I turned away from her, grabbing the flagon of wine. I threw it at Enora’s portrait. It smashed against the wall, just at Enora’s throat. A red stain dripped across Enora’s wolf-pelt cape and the robe beneath it.
“You must see with the eyes of the immortal to know. You cannot look at mortal life and see the difference between the way of the vampyre and the way of humankind. You all think us monsters! I have had companions hunted by human wolves who—in their blind ignorance—believed that annihilation of my tribe was for the good of all mortals. I spent years during the inquisitions in Europe, rescuing witches and gypsies—and when my kind was caught, we were beheaded and burned, extinguished as devils. Who were the devils? The inquisitors? The accusers of these innocents? Or the vampyres who drank blood for existence, but spent nights guarding those who had no guard left to them upon the Earth?”
I turned to face Natalia. “And you! The man you intended to marry when you were young would have destroyed you as he had destroyed others. I saw in his eyes what was to come, and I tasted it in his blood. He was a killer, a rapist, and a thug. He wanted your death, and he lied and cheated you to draw you into his web.”
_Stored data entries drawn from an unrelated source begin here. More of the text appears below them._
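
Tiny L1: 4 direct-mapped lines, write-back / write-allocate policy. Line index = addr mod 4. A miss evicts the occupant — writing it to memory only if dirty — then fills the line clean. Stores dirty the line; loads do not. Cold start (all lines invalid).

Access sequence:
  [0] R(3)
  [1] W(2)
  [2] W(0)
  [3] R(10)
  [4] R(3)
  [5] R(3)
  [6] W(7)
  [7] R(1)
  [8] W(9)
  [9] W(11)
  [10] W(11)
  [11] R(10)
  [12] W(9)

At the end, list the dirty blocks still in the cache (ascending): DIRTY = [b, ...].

0: R B3 -> L3 miss  d=-]
1: W B2 -> L2 miss  d=D]
2: W B0 -> L0 miss  d=D]
3: R B10 -> L2 miss wb->B2  d=-]
4: R B3 -> L3 hit  d=-]
5: R B3 -> L3 hit  d=-]
6: W B7 -> L3 miss  d=D]
7: R B1 -> L1 miss  d=-]
8: W B9 -> L1 miss  d=D]
9: W B11 -> L3 miss wb->B7  d=D]
10: W B11 -> L3 hit  d=D]
11: R B10 -> L2 hit  d=-]
12: W B9 -> L1 hit  d=D]

DIRTY = [0, 9, 11]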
“Vampyres only kill bad men?” she asked defiantly. “Your servants here killed people who had accompanied me. Those people were not murderers and rapists.”
My wings drew out from my shoulders, and I flew upward to the curved ceiling. There among the harpies and gorgons, I roosted on a wide ledge that separated ceiling from wall. “Do not question this, Natalia. Do not. You are here as my guest. That you even live is a testament to what I speak of. No creature is pure in thought or deed. No mortal, no immortal. The instinct of a lion cannot be compared to that of a lamb. When one creature kills for survival or protection, you cannot compare that to those who kill for pleasure and power.”